Sommaire
- Réponse directe : la dulse, source végétale d'oméga-3 EPA
- Pourquoi les oméga-3 du poisson posent problème aujourd'hui
- Comprendre les oméga-3 : ALA, EPA et DHA expliqués simplement
- La dulse (Palmaria palmata) : l'algue rouge qui concentre les oméga-3
- Dulse bio vs compléments d'huile d'algue : quelle différence ?
- Comment intégrer la dulse au quotidien pour vos oméga-3
- FAQ - Vos questions sur la dulse et les oméga-3
- En résumé
- Références bibliographiques
Réponse directe : la dulse, source végétale d'oméga-3 EPA
La dulse (Palmaria palmata) est une algue rouge naturellement riche en EPA, l'un des deux oméga-3 essentiels habituellement trouvés dans le poisson. Cette algue bretonne bio constitue une alternative 100% végétale, sans mercure ni impact sur les stocks de poissons. Les études publiées dans le Journal of Applied Phycology confirment que les algues rouges présentent un profil favorable en acides gras polyinsaturés, avec une teneur significative en EPA (Fleurence et al., 1994). Après 18 ans d'expertise en alimentation vivante, nous proposons chez Biovie une dulse récoltée à Roscoff, séchée à basse température pour préserver tous ses nutriments.
Voici un article qui me tenait beaucoup à cœur. Nous cherchons les meilleures sources d'oméga-3 pour nos clients et pour nous-mêmes. Et franchement, quand on creuse la question du poisson, on tombe sur des réalités assez préoccupantes. C'est ce que je vous partage aujourd'hui, avec une solution qui nous enthousiasme véritablement.
Pourquoi les oméga-3 du poisson posent problème aujourd'hui
Mercure et métaux lourds : les données scientifiques
On nous répète depuis des décennies qu'il faut manger du poisson pour les oméga-3. C'est vrai que les poissons gras en contiennent beaucoup. Mais voilà le problème : ces mêmes poissons accumulent aussi des contaminants et métaux lourds le long de la chaine alimentaire car beaucoup de ces molécules sont liposolubles. Cette bioaccumulation est en particulier vraie les grands poissons (thon, espadon, fleitan...) qui doivent manger plusieurs kilos de poisson pour fabriquer un kilo de chair, puis pour se maintenir en vie, donc plus ils sont grands et âgés, plus ils contiennent de métaux lourds dans leur tissus.

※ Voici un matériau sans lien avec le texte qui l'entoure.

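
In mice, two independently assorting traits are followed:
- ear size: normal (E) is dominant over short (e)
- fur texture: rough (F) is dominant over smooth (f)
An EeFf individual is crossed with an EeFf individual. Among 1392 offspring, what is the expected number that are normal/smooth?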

Vous pourrez le voir cela dans cette partie de ce documentaire "Manger nous mènera à l'extinction", où le célèbre coach Anthony Robbins s'est effondré sur scène suite à une intoxication au mercure.
Son médecin lui a formellement déconseillé de continuer à consommer du poisson de façon aussi régulière.
La concentration de mercure dans son sang était telle qu'il a d'abord cru à un empoisonnement malveillant pour l'éliminer, avant de comprendre que la cause était en réalité sa consommation de poisson :
Cette anecdote m'a marqué. Elle montre que même avec les meilleures intentions, manger beaucoup de poisson peut devenir contre-productif. Il nous fallait trouver une autre solution : une source d'oméga-3 végétale comme la dulse.
Les données de l'Union Européenne fixent la limite de mercure dans le poisson à 0,5 mg/kg. Or, selon les analyses publiées par l'EFSA (Autorité Européenne de Sécurité des Aliments), certains poissons dépassent régulièrement cette limite (EFSA CONTAM Panel, 2012). L'espadon, par exemple, présente des teneurs entre 0,8 et 1,0 mg/kg. Le thon rouge oscille entre 0,5 et 0,8 mg/kg selon les données du règlement européen (Commission Européenne, 2006).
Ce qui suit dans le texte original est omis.